Si nous devons juger cette arme indépendamment de son histoire et des 137 bougies de son brevet, on ne peut que s’émerveiller de la finesse de sa ligne et de son harmonie. L’œil comme la main peuvent courir à sa surface, sans jamais être arrêté par un défaut d’ajustage que l’on retrouve désormais sur des armes actuelles à plus de 3000 euros.
La crosse monte naturellement à l’épaule, tandis que la bretelle automatique toujours fonctionnelle qu’elle renferme reste aussi ingénieuse que pratique. L’ouverture automatique de l’arme grâce à son levier situé derrière le pontet est d’un grand confort et très facile, naturelle dirais-je, d’utilisation. A l’ère des armes ambidextres, on ne peut qu’apprécier cette disposition en avance sur son temps.

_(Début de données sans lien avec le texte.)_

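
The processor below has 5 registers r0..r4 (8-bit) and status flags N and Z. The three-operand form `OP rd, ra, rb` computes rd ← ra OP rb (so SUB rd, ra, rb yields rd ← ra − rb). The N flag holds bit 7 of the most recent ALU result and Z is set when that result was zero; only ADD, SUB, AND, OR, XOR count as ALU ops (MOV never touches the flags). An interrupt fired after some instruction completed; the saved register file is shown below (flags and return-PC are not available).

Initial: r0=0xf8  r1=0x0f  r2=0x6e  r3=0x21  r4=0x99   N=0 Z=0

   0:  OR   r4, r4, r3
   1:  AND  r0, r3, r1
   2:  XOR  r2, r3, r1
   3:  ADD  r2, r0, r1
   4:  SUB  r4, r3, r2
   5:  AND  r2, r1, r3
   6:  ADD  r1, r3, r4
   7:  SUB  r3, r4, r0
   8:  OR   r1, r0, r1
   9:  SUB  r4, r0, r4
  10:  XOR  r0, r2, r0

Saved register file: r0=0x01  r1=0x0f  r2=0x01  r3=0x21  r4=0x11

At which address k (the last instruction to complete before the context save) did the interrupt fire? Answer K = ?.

after  0: r0=0xf8 r1=0x0f r2=0x6e r3=0x21 r4=0xb9  N=1 Z=0
after  1: r0=0x01 r1=0x0f r2=0x6e r3=0x21 r4=0xb9  N=0 Z=0
after  2: r0=0x01 r1=0x0f r2=0x2e r3=0x21 r4=0xb9  N=0 Z=0
after  3: r0=0x01 r1=0x0f r2=0x10 r3=0x21 r4=0xb9  N=0 Z=0
after  4: r0=0x01 r1=0x0f r2=0x10 r3=0x21 r4=0x11  N=0 Z=0
after  5: r0=0x01 r1=0x0f r2=0x01 r3=0x21 r4=0x11  N=0 Z=0
-- IRQ taken; context saved, return-PC = 6 --

K = 5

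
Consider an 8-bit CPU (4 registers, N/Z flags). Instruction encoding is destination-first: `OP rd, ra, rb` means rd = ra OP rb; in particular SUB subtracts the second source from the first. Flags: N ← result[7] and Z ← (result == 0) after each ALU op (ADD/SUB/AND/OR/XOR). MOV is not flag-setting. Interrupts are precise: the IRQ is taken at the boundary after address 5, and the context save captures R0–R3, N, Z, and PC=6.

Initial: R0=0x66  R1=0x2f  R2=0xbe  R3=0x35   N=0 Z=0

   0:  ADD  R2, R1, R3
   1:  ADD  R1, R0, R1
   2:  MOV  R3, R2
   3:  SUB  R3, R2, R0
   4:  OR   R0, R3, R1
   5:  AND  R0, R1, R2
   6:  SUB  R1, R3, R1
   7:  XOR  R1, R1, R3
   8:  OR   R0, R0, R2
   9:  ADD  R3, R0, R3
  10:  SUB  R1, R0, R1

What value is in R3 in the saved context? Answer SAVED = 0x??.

SAVED = 0xfe

after  0: R0=0x66 R1=0x2f R2=0x64 R3=0x35  N=0 Z=0
after  1: R0=0x66 R1=0x95 R2=0x64 R3=0x35  N=1 Z=0
after  2: R0=0x66 R1=0x95 R2=0x64 R3=0x64  N=1 Z=0
after  3: R0=0x66 R1=0x95 R2=0x64 R3=0xfe  N=1 Z=0
after  4: R0=0xff R1=0x95 R2=0x64 R3=0xfe  N=1 Z=0
after  5: R0=0x04 R1=0x95 R2=0x64 R3=0xfe  N=0 Z=0
-- IRQ taken; context saved, return-PC = 6 --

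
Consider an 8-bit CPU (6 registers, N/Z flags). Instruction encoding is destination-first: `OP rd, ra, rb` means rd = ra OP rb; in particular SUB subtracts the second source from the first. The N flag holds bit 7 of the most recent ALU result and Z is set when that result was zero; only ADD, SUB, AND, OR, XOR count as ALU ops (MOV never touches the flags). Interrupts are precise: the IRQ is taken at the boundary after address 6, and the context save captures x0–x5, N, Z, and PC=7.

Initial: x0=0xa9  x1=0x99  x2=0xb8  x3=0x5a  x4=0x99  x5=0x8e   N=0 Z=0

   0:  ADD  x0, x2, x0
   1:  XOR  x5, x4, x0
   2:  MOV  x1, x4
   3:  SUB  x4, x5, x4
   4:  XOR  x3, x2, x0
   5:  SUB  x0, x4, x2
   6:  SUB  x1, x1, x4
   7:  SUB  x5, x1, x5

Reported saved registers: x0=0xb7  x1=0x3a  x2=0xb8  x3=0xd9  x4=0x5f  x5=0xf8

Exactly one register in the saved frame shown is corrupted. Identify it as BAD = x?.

after  0: x0=0x61 x1=0x99 x2=0xb8 x3=0x5a x4=0x99 x5=0x8e  N=0 Z=0
after  1: x0=0x61 x1=0x99 x2=0xb8 x3=0x5a x4=0x99 x5=0xf8  N=1 Z=0
after  2: x0=0x61 x1=0x99 x2=0xb8 x3=0x5a x4=0x99 x5=0xf8  N=1 Z=0
after  3: x0=0x61 x1=0x99 x2=0xb8 x3=0x5a x4=0x5f x5=0xf8  N=0 Z=0
after  4: x0=0x61 x1=0x99 x2=0xb8 x3=0xd9 x4=0x5f x5=0xf8  N=1 Z=0
after  5: x0=0xa7 x1=0x99 x2=0xb8 x3=0xd9 x4=0x5f x5=0xf8  N=1 Z=0
after  6: x0=0xa7 x1=0x3a x2=0xb8 x3=0xd9 x4=0x5f x5=0xf8  N=0 Z=0
-- IRQ taken; context saved, return-PC = 7 --
mismatch: x0: reported 0xb7 vs actual 0xa7

BAD = x0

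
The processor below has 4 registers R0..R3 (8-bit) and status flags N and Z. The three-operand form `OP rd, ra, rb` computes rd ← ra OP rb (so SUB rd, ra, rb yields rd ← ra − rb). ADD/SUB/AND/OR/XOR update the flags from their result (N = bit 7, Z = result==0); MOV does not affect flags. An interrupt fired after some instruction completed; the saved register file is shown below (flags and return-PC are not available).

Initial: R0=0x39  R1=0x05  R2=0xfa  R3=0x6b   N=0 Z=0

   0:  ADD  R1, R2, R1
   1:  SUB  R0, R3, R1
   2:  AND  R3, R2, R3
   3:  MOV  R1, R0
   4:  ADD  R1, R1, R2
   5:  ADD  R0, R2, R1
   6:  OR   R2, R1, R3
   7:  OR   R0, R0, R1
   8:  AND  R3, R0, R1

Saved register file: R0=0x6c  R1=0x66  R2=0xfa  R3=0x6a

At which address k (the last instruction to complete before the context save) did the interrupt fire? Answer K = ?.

K = 4

after  0: R0=0x39 R1=0xff R2=0xfa R3=0x6b  N=1 Z=0
after  1: R0=0x6c R1=0xff R2=0xfa R3=0x6b  N=0 Z=0
after  2: R0=0x6c R1=0xff R2=0xfa R3=0x6a  N=0 Z=0
after  3: R0=0x6c R1=0x6c R2=0xfa R3=0x6a  N=0 Z=0
after  4: R0=0x6c R1=0x66 R2=0xfa R3=0x6a  N=0 Z=0
-- IRQ taken; context saved, return-PC = 5 --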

L’amateur averti appréciera la rondeur générale de l’arme en particulier de sa bascule. L’arme n’est pas seulement légère par l’apparence, elle l’est aussi par le poids, sans jamais sacrifier sa solidité. C’est une véritable arme fine, construite conjointement par la main de l’homme et la machine parfaitement associés pour un résultat sans pareil.
Ce superbe modèle 302 nous parvient dans un état de fraîcheur remarquable. Il est doté d’une plaque de couche en matière synthétique type bakélite mais en plus solide, à la pointe de la modernité à l’époque, ornée du logo de la Manufacture. Elle est en parfait état.
Sa crosse et son fût sont taillés dans un superbe (vraiment superbe!) noyer finement veiné, de forme anglaise. Cette dernière permet une transition optimisée entre les deux détentes et un épaulé plus rapide et naturel. Ce fusil monte parfaitement.
La bascule est d’un joli gris avec encore les larges reflets de son nickelage ancien. Son absence en sous main est le seul léger défaut de cette arme tout en lui donnant une patine d’ancienneté qui fait son charme aussi.
Les finitions des têtes de vis toutes guillochées, des quadrillages des deux talons de sûreté, des gravures sont juste bluffantes et en parfait état aussi. Cette bascule est prolongée par un pontet rond à longue clef qui accueille la sûreté ambidextre qui vient « crocheter les détentes » suivant l’expression du tarif album. Simple et en béton tout en étant léger.
Les détentes sont nettes et cassantes, tombant immédiatement sur le dur. Autre dispositif bienvenu, à l’arrière de la bascule, au niveau des pistons, sort une petite tige lorsque l’arme est approvisionnée.
Il est possible de désarmer les percuteurs en pressant complètement le levier d’armement avant de le relâcher en le raccompagnant tout en pressant les deux détentes.
Les canons sont éprouvés par le banc d’épreuve interne de Manufrance, deux fois. Une première pour le canon brut, la seconde fois pour le fusil terminé.
Les ingénieurs de la Manuf s’étaient concertés avec leur collègues des forges proches pour mettre au point une recette mélangeant l’acier au nickel et au chrome. En utilisant des techniques de décarburation et de compression, ils ont inventé un acier très dur et relativement léger qu’ils ont baptisé « Acier hercule » d’où la résistance et la légèreté globale de l’arme.
Éprouvé à 1100 bars, c’est plus que de nombreux fusils modernes ! Choke à droite, et demi à gauche, il n’y aura aucun souci pour tirer des munitions modernes, mêmes billes acier, à condition de ne pas dépasser les plombs de 2.
Très sains à l’intérieur et même miroirs, ils méritent un petit nettoyage. Leur extérieur est bronzé « noir de guerre » présent à 100% sans aucune corrosion ou peau d’orange. Tous les marquages sont encore bien lisibles partout.
Le devant est à démontage classique, avec de beaux quadrillages mains aussi. Toutes ses pièces sont numérotées et comme toutes les autres sur l’arme, elles sont au même numéro. L’arme n’a subit aucun remplacement.
En somme un fusil à la réputation non usurpée, à la ligne et à l’efficacité intemporelle. Arme de catégorie C au CSI : Licence de tir en cours de validité y compris médecin ou bien un permis de chasse avec sa validation pour l’année en cours ou l’année précédente ET CNI ou passeport en cours de validité.